Several general classification metrics were employed to verify the effectiveness of the developed ML model. These measures help to have a complete overview of the efficiency of each model in isolating patients into patients with or without illness, a very important aspect of all health-related prediction tasks.

One of the indicators is the accuracy defined, in particular, as the percentage of correctly classified predictions (both negative and positive) across all predictions performed. This provides a general sense of model accuracy, as shown in the equation. (1). However, accuracy alone may not be sufficient for medical datasets, especially when FNS or FPS costs are high.

Accuracy and recall were also evaluated for deeper insights. Accuracy measures the percentage of true positive (TP) cases among all positive predictions. This is important to minimize false alarms and avoid unnecessary concerns and tracking procedures for healthy individuals. (2). On the other hand, also known as sensitivity, focuses on the ability of the model to correctly identify actual cancer cases, ensuring that as few positive cases as possible are not detected. This is calculated as explained in the equation. (3). Because there is usually a trade-off between accuracy and recall, this study used F1 scores to use a single performance score that balances both. This is useful when you take the accuracy and recall of the harmonic average and there is a slight class of imbalance, or when both FPS and FN are concerned. Mathematically, the F1 score is defined by an equation. (4).
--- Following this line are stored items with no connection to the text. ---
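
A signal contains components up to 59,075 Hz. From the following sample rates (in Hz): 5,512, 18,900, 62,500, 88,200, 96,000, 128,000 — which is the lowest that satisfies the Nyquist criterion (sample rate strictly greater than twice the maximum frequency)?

Need sample rate > 2 × 59,075 = 118,150 Hz.
Lowest listed rate above 118,150 Hz is 128,000 Hz.

128,000 Hz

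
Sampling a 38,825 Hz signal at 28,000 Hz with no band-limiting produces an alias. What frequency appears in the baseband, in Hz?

10,825 Hz

Nyquist = 28,000/2 = 14,000 Hz; 38,825 Hz exceeds it.
Alias = |38,825 − 1×28,000| = |38,825 − 28,000| = 10,825 Hz.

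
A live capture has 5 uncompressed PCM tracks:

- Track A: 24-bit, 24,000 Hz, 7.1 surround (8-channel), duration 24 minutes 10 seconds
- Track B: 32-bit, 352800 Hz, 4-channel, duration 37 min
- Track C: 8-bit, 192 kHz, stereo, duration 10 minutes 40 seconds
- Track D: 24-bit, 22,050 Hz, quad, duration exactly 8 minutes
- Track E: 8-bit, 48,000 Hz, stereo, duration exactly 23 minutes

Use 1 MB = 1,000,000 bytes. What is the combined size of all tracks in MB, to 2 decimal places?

Track A: 24 minutes 10 seconds = 1,450 s; 24,000 × 1,450 × 3 × 8 = 835,200,000 bytes.
Track B: 37 min = 2,220 s; 352,800 × 2,220 × 4 × 4 = 12,531,456,000 bytes.
Track C: 10 minutes 40 seconds = 640 s; 192,000 × 640 × 1 × 2 = 245,760,000 bytes.
Track D: exactly 8 minutes = 480 s; 22,050 × 480 × 3 × 4 = 127,008,000 bytes.
Track E: exactly 23 minutes = 1,380 s; 48,000 × 1,380 × 1 × 2 = 132,480,000 bytes.
Total = 13,871,904,000 bytes = 13871.90 MB.

13871.90 MB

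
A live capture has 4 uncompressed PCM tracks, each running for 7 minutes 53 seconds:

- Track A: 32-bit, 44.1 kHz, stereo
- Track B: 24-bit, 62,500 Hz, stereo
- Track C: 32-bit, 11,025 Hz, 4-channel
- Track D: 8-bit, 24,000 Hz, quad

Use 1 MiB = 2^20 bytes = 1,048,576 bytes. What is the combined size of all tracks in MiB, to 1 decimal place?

7 minutes 53 seconds = 473 s.
Track A: 44,100 × 473 × 4 × 2 = 166,874,400 bytes.
Track B: 62,500 × 473 × 3 × 2 = 177,375,000 bytes.
Track C: 11,025 × 473 × 4 × 4 = 83,437,200 bytes.
Track D: 24,000 × 473 × 1 × 4 = 45,408,000 bytes.
Total = 473,094,600 bytes = 451.2 MiB.

451.2 MiB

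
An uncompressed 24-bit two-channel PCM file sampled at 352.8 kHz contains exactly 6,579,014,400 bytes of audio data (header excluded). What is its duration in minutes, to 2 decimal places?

Byte rate = 352,800 × 3 × 2 = 2,116,800 bytes/s.
Duration = 6,579,014,400 / 2,116,800 = 3,108 s.
3,108 s / 60 = 51.80 minutes.

51.80 minutes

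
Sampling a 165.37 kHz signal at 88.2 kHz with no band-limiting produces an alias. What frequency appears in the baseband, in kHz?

11.03 kHz

Nyquist = 88,200/2 = 44,100 Hz; 165,370 Hz exceeds it.
Alias = |165,370 − 2×88,200| = |165,370 − 176,400| = 11,030 Hz = 11.03 kHz.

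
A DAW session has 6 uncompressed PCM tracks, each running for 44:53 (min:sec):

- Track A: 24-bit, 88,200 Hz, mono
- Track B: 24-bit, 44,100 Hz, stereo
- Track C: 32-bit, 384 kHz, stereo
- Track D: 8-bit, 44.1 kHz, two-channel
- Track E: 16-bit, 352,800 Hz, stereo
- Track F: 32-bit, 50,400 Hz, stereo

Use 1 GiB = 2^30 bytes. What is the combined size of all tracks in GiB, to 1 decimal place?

44:53 (min:sec) = 2,693 s.
Track A: 88,200 × 2,693 × 3 × 1 = 712,567,800 bytes.
Track B: 44,100 × 2,693 × 3 × 2 = 712,567,800 bytes.
Track C: 384,000 × 2,693 × 4 × 2 = 8,272,896,000 bytes.
Track D: 44,100 × 2,693 × 1 × 2 = 237,522,600 bytes.
Track E: 352,800 × 2,693 × 2 × 2 = 3,800,361,600 bytes.
Track F: 50,400 × 2,693 × 4 × 2 = 1,085,817,600 bytes.
Total = 14,821,733,400 bytes = 13.8 GiB.

13.8 GiB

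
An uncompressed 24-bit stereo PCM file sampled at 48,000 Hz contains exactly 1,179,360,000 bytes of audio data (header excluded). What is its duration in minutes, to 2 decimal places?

68.25 minutes

Byte rate = 48,000 × 3 × 2 = 288,000 bytes/s.
Duration = 1,179,360,000 / 288,000 = 4,095 s.
4,095 s / 60 = 68.25 minutes.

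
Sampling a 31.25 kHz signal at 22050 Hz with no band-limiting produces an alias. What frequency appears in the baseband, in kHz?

Nyquist = 22,050/2 = 11,025 Hz; 31,250 Hz exceeds it.
Alias = |31,250 − 1×22,050| = |31,250 − 22,050| = 9,200 Hz = 9.2 kHz.

9.2 kHz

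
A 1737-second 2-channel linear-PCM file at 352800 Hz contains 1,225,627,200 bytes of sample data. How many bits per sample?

8 bits

Bytes per sample = 1,225,627,200 / (352,800 × 1,737 × 2) = 1,225,627,200 / 1,225,627,200 = 1.
Bit depth = 1 × 8 = 8 bits.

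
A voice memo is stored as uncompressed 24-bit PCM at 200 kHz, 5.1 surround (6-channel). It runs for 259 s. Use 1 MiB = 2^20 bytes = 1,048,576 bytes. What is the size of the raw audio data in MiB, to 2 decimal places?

889.21 MiB

Bytes = 200,000 samples/s × 259 s × 3 bytes/sample × 6 ch = 932,400,000 bytes.
932,400,000 / 1,048,576 = 889.21 MiB.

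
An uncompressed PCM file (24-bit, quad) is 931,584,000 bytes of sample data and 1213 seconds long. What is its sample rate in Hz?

Bytes = sample_rate × seconds × bytes_per_sample × channels.
sample_rate = 931,584,000 / (1,213 × 3 × 4) = 931,584,000 / 14,556 = 64,000 Hz.

64,000 Hz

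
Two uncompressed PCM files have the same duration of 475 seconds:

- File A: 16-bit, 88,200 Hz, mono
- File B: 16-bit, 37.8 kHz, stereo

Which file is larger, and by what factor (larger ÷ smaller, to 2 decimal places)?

File A: 88,200 × 2 × 1 = 176,400 bytes/s.
File B: 37,800 × 2 × 2 = 151,200 bytes/s.
File A is larger; ratio = 83,790,000 / 71,820,000 = 1.17.

File A, by a factor of 1.17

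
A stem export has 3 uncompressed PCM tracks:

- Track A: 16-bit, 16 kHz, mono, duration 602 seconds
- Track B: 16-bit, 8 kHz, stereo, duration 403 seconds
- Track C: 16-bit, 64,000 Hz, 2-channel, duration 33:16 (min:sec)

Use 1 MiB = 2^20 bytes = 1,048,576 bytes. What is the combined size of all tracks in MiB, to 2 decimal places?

Track A: 16,000 × 602 × 2 × 1 = 19,264,000 bytes.
Track B: 8,000 × 403 × 2 × 2 = 12,896,000 bytes.
Track C: 33:16 (min:sec) = 1,996 s; 64,000 × 1,996 × 2 × 2 = 510,976,000 bytes.
Total = 543,136,000 bytes = 517.97 MiB.

517.97 MiB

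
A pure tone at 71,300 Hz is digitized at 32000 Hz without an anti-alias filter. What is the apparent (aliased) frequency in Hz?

7,300 Hz

Nyquist = 32,000/2 = 16,000 Hz; 71,300 Hz exceeds it.
Alias = |71,300 − 2×32,000| = |71,300 − 64,000| = 7,300 Hz.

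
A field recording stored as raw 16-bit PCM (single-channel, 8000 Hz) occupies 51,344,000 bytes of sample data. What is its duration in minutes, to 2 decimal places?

Byte rate = 8,000 × 2 × 1 = 16,000 bytes/s.
Duration = 51,344,000 / 16,000 = 3,209 s.
3,209 s / 60 = 53.48 minutes.

53.48 minutes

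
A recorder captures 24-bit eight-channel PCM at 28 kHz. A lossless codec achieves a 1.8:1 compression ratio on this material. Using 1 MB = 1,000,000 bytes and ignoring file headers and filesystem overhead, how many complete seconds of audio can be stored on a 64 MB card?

Uncompressed byte rate = 28,000 × 3 × 8 = 672,000 bytes/s.
After 1.8:1 compression, effective rate ≈ 373333.33 bytes/s.
Capacity = 64 × 1,000,000 = 64,000,000 bytes.
64,000,000 / effective rate ≈ 171.43 s → 171 seconds.

171 seconds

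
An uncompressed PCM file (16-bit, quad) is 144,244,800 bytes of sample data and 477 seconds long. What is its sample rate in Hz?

Bytes = sample_rate × seconds × bytes_per_sample × channels.
sample_rate = 144,244,800 / (477 × 2 × 4) = 144,244,800 / 3,816 = 37,800 Hz.

37,800 Hz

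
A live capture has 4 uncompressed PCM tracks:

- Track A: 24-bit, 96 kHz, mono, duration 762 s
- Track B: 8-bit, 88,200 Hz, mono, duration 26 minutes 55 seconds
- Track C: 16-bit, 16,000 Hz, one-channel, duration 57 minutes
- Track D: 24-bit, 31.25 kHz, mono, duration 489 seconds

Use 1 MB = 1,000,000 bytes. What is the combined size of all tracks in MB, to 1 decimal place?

Track A: 96,000 × 762 × 3 × 1 = 219,456,000 bytes.
Track B: 26 minutes 55 seconds = 1,615 s; 88,200 × 1,615 × 1 × 1 = 142,443,000 bytes.
Track C: 57 minutes = 3,420 s; 16,000 × 3,420 × 2 × 1 = 109,440,000 bytes.
Track D: 31,250 × 489 × 3 × 1 = 45,843,750 bytes.
Total = 517,182,750 bytes = 517.2 MB.

517.2 MB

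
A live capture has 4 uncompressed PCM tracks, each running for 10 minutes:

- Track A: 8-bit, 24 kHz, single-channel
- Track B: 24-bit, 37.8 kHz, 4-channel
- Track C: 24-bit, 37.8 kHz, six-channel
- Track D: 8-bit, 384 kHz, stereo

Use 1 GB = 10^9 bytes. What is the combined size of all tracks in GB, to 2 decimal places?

10 minutes = 600 s.
Track A: 24,000 × 600 × 1 × 1 = 14,400,000 bytes.
Track B: 37,800 × 600 × 3 × 4 = 272,160,000 bytes.
Track C: 37,800 × 600 × 3 × 6 = 408,240,000 bytes.
Track D: 384,000 × 600 × 1 × 2 = 460,800,000 bytes.
Total = 1,155,600,000 bytes = 1.16 GB.

1.16 GB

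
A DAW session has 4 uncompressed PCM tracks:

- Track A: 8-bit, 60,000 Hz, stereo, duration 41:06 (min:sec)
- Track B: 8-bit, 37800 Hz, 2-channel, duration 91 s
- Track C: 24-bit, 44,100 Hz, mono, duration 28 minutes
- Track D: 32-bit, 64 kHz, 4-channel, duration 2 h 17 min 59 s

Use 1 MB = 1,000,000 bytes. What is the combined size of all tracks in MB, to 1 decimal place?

Track A: 41:06 (min:sec) = 2,466 s; 60,000 × 2,466 × 1 × 2 = 295,920,000 bytes.
Track B: 37,800 × 91 × 1 × 2 = 6,879,600 bytes.
Track C: 28 minutes = 1,680 s; 44,100 × 1,680 × 3 × 1 = 222,264,000 bytes.
Track D: 2 h 17 min 59 s = 8,279 s; 64,000 × 8,279 × 4 × 4 = 8,477,696,000 bytes.
Total = 9,002,759,600 bytes = 9002.8 MB.

9002.8 MB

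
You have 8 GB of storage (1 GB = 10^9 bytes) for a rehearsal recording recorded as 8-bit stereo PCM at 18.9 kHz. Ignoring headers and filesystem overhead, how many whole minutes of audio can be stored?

3,527 minutes

Uncompressed byte rate = 18,900 × 1 × 2 = 37,800 bytes/s.
Capacity = 8 × 1,000,000,000 = 8,000,000,000 bytes.
8,000,000,000 / 37,800 ≈ 211640.21 s → 3,527 minutes.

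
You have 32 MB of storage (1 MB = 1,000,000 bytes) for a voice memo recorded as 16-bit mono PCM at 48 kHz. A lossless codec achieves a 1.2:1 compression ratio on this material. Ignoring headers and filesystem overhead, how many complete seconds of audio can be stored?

Uncompressed byte rate = 48,000 × 2 × 1 = 96,000 bytes/s.
After 1.2:1 compression, effective rate ≈ 80000 bytes/s.
Capacity = 32 × 1,000,000 = 32,000,000 bytes.
32,000,000 / effective rate ≈ 400 s → 400 seconds.

400 seconds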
In addition to these scalar metrics, a confusion matrix was created for each model, indicating the amount of TP, true negative (TNS), FPS, and FNS. This has encouraged a clear understanding of the performance of the model across different prediction types.

Each model was first evaluated using a 5x layered cross-validation approach, maintaining the class distribution within each fold. This provided a strong assessment of the model's generalization capabilities. The model was then evaluated with a clear 20% holdout test set, and identical metrics were calculated to measure actual predictive effects.